Statistics
There would be substantial difference in the baseline characteristics between study groups (i.e., VTE and AF cohorts). Therefore, we performed 1:1 ratio propensity score matching to make the covariates balanced between groups. The propensity score was the predicted probability to be in the one group (i.e., VTE) given the values of covariates using the multivariable logistic regression without considering interaction effects. The variables selected to calculate propensity score were listed in Table 1 where the follow-up year was replaced with the index date (Table 1). The matching was processed using a greedy nearest neighbor algorithm with a caliper of 0.2 times of the standard deviation of the logit of propensity score, with random matching order and without replacement. The quality of matching was checked using the absolute value of standardized difference (STD) between the groups, where a value less than 0.1 was considered negligible difference. We additionally performed three propensity score matchings to compare the PE-only cohort with the DVT-only cohort, the DVT-only cohort with the AF cohort and the PE-only cohort with the AF cohort, respectively.

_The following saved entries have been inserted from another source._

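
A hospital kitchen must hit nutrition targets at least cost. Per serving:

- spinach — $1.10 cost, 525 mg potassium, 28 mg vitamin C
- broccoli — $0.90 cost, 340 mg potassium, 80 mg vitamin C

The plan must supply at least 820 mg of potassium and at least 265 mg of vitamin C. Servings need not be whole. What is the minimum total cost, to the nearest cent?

spinach only: max(820/525, 265/28) = 9.464 servings → $10.41.
broccoli only: max(820/340, 265/80) = 3.312 servings → $2.98.
spinach + broccoli: intersection lies outside the first quadrant.
The minimum over all feasible corners is $2.98.

$2.98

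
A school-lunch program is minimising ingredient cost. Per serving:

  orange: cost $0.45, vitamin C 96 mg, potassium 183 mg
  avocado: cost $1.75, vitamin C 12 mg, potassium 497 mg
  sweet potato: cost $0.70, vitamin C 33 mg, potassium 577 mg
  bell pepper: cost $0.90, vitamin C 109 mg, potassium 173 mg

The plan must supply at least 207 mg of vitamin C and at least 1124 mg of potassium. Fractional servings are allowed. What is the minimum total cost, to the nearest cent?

$1.74

Compare the cost at each extreme point of the feasible region.
orange only: max(207/96, 1124/183) = 6.142 servings → $2.76.
avocado only: max(207/12, 1124/497) = 17.25 servings → $30.19.
sweet potato only: max(207/33, 1124/577) = 6.273 servings → $4.39.
bell pepper only: max(207/109, 1124/173) = 6.497 servings → $5.85.
orange + avocado with both tight: 1.964 servings and 1.538 servings → $3.58.
orange + sweet potato with both tight: 1.669 servings and 1.419 servings → $1.74.
orange + bell pepper: intersection lies outside the first quadrant.
avocado + sweet potato with both targets exact would need a negative amount; discard.
avocado + bell pepper with both tight: 1.664 servings and 1.716 servings → $4.46.
sweet potato + bell pepper with both tight: 1.516 servings and 1.44 servings → $2.36.
So the least-cost plan costs $1.74.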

As to the time to fatal outcomes (i.e., all-cause mortality and cardiovascular death), the risks between the groups were compared by the Cox proportional hazard model. The incidences of time to non-fatal outcomes (e.g., ischemic stroke or MI) between groups were compared by the Fine and Gray subdistribution hazard model which considered all-cause mortality a competing risk. The within-pair clustering of outcomes after propensity score matching was accounted for by using a robust standard error.23 A two-sided P value <0.05 was considered statistically significant. Statistical analyses were performed using SAS version 9.4 (SAS Institute, Cary, NC).